As a market recovery begins to set in, investors should look to emerging markets, small cap stocks and a number of other sectors for potentially lucrative returns, portfolio managers at Franklin Templeton Investments Corp. said on Thursday.
Speaking at the company’s annual Investment Outlook and Opportunities Forum in Toronto, the portfolio managers outlined a number of different investment themes that advisors should consider.
Global opportunities
Emerging markets present particularly promising investment opportunities, with strong consumer demand in these countries expected to help pull the global economy out of recession.
“All of this is very positive for global companies and global franchises that can participate in that growth,” said Lisa Myers, lead manager of the Templeton Growth Fund, Ltd.
But the portfolio managers warned that as these markets continue to attract investors, valuations are becoming expensive. Myers noted that nearly $30 billion has flowed into investments in emerging market since the beginning of January.
Still, the mangers see strong long-term opportunities in emerging markets. For safer investments in these regions, Myers urges investors to look to stable global companies with strong cash flow.
Don Reed, president and CEO of Franklin Templeton Investments and manager of the Templeton International Stock Fund, is especially bullish on China, which is driving growth in the rest of Asia, he said.
“We’ve been able to find good value in China,” he said. “We’re looking for good growth in that market.”
Within the emerging markets, investors should seek exposure to commodities, according to Mark Mobius, who directs the Templeton Global Emerging Markets Equity Group.

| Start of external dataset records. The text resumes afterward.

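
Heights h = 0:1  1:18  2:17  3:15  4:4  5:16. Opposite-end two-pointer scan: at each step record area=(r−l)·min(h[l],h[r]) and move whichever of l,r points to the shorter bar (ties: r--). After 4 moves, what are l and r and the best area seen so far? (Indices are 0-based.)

l=1, r=2, best area=64

l=0 r=5: min(1,16)*5=5 best=5 *, l++
l=1 r=5: min(18,16)*4=64 best=64 *, r--
l=1 r=4: min(18,4)*3=12 best=64, r--
l=1 r=3: min(18,15)*2=30 best=64, r--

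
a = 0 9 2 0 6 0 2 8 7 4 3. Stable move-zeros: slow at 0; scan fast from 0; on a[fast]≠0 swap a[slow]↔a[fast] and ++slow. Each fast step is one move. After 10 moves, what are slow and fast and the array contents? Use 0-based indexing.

(s=0,f=0) a[fast]=0 → fast++
(s=0,f=1) a[fast]=9≠0 swap→a[0]=9 → slow++,fast++
(s=1,f=2) a[fast]=2≠0 swap→a[1]=2 → slow++,fast++
(s=2,f=3) a[fast]=0 → fast++
(s=2,f=4) a[fast]=6≠0 swap→a[2]=6 → slow++,fast++
(s=3,f=5) a[fast]=0 → fast++
(s=3,f=6) a[fast]=2≠0 swap→a[3]=2 → slow++,fast++
(s=4,f=7) a[fast]=8≠0 swap→a[4]=8 → slow++,fast++
(s=5,f=8) a[fast]=7≠0 swap→a[5]=7 → slow++,fast++
(s=6,f=9) a[fast]=4≠0 swap→a[6]=4 → slow++,fast++

slow=7, fast=10, a=[9, 2, 6, 2, 8, 7, 4, 0, 0, 0, 3]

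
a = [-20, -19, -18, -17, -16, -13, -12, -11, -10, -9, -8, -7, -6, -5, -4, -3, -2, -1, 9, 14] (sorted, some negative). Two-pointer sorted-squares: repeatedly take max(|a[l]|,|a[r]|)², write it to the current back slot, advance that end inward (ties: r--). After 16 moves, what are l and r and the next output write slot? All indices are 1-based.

l=15, r=18, next write slot=4

[1,20] |-20|>|14| out[20]=400 → l++
[2,20] |-19|>|14| out[19]=361 → l++
[3,20] |-18|>|14| out[18]=324 → l++
[4,20] |-17|>|14| out[17]=289 → l++
[5,20] |-16|>|14| out[16]=256 → l++
[6,20] |-13|<=|14| out[15]=196 → r--
[6,19] |-13|>|9| out[14]=169 → l++
[7,19] |-12|>|9| out[13]=144 → l++
[8,19] |-11|>|9| out[12]=121 → l++
[9,19] |-10|>|9| out[11]=100 → l++
[10,19] |-9|<=|9| out[10]=81 → r--
[10,18] |-9|>|-1| out[9]=81 → l++
[11,18] |-8|>|-1| out[8]=64 → l++
[12,18] |-7|>|-1| out[7]=49 → l++
[13,18] |-6|>|-1| out[6]=36 → l++
[14,18] |-5|>|-1| out[5]=25 → l++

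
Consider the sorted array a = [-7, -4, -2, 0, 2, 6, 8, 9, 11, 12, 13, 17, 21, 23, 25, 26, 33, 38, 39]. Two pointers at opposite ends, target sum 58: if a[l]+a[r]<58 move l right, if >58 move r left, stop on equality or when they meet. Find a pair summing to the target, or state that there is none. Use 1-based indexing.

l=1 r=19: -7+39=32 <58, l++
l=2 r=19: -4+39=35 <58, l++
l=3 r=19: -2+39=37 <58, l++
l=4 r=19: 0+39=39 <58, l++
l=5 r=19: 2+39=41 <58, l++
l=6 r=19: 6+39=45 <58, l++
l=7 r=19: 8+39=47 <58, l++
l=8 r=19: 9+39=48 <58, l++
l=9 r=19: 11+39=50 <58, l++
l=10 r=19: 12+39=51 <58, l++
l=11 r=19: 13+39=52 <58, l++
l=12 r=19: 17+39=56 <58, l++
l=13 r=19: 21+39=60 >58, r--
l=13 r=18: 21+38=59 >58, r--
l=13 r=17: 21+33=54 <58, l++
l=14 r=17: 23+33=56 <58, l++
l=15 r=17: 25+33=58, found

(25, 33)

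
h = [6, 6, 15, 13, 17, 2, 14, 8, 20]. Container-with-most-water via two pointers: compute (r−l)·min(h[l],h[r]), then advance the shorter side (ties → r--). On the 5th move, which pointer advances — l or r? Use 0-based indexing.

l=0 r=8: min(6,20)*8=48 best=48 *, l++
l=1 r=8: min(6,20)*7=42 best=48, l++
l=2 r=8: min(15,20)*6=90 best=90 *, l++
l=3 r=8: min(13,20)*5=65 best=90, l++
l=4 r=8: min(17,20)*4=68 best=90, l++

l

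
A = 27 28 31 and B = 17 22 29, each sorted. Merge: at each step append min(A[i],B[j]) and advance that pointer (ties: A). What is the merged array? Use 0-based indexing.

[17, 22, 27, 28, 29, 31]

i=0 j=0: A[i]=27>B[j]=17 take 17, j++
i=0 j=1: A[i]=27>B[j]=22 take 22, j++
i=0 j=2: A[i]=27<=B[j]=29 take 27, i++
i=1 j=2: A[i]=28<=B[j]=29 take 28, i++
i=2 j=2: A[i]=31>B[j]=29 take 29, j++
i=2 j=3: B done, take A[i]=31, i++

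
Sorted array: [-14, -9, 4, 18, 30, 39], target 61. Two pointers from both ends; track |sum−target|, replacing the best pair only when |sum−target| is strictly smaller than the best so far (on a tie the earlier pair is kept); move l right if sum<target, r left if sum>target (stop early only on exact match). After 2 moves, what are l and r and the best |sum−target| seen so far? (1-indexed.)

l=3, r=6, best |Δ|=31

[1,6] -14+39=25 d=36 * → l++
[2,6] -9+39=30 d=31 * → l++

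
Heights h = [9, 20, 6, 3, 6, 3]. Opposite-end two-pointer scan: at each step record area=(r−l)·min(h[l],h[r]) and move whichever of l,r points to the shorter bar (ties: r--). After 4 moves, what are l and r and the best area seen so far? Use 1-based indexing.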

Although commodity prices will continue to display volatility, he expects a long-term upward trend in prices.
Mobius also recommends investments in consumer sector companies.
“We want exposure to emerging market consumers,” he said. “Per capita income in the emerging markets is growing at a very fast pace.”
Small cap stocks
When it comes to the equity portion of a portfolio, investors should avoid sticking entirely to large-cap stocks, according to Brent Smith, chief investment officer at Franklin Templeton Managed Investment Solutions. While small cap stocks do not generally perform as well as large-caps during bear markets, he said investing in smaller companies could be rewarding during a market recovery.
On average, Smith said small cap stocks outperform large caps by 600 to 900 basis points during periods when markets are emerging from a recession.
“If you do think that we’ve seen the bottom in the stock market, small caps should deliver outsized gains versus large caps going forward,” he said.
Sectors: cash flow is key
In terms of industry sectors, one area showing promise for investors in the current economic environment is telecommunications, the portfolio managers said.
“These companies have good balance sheets, and management has shown a track record of trying to create shareholder value,” said Reed.
Myers agrees that telecommunication sector investments are likely to perform well going forward, particularly because of the industry’s ability to generate strong free cash flow. This allows companies to self-sustain growth while the deleveraging process takes place, which could be a lengthy process as the global economy emerges from recession, she explained.
“Companies that generate a lot of free cash can continue to grow their businesses by investing in their businesses without accessing credit markets,” she said. “The good news is that the market doesn’t seem to be crediting these companies for their free cash flow generation.”
Other sectors showing promise in terms of free cash flow include pharmaceuticals, health care, software and commercial services, Myers added.
Reed is also bullish on industrial sector stocks, which are positioned for a recovery, he said.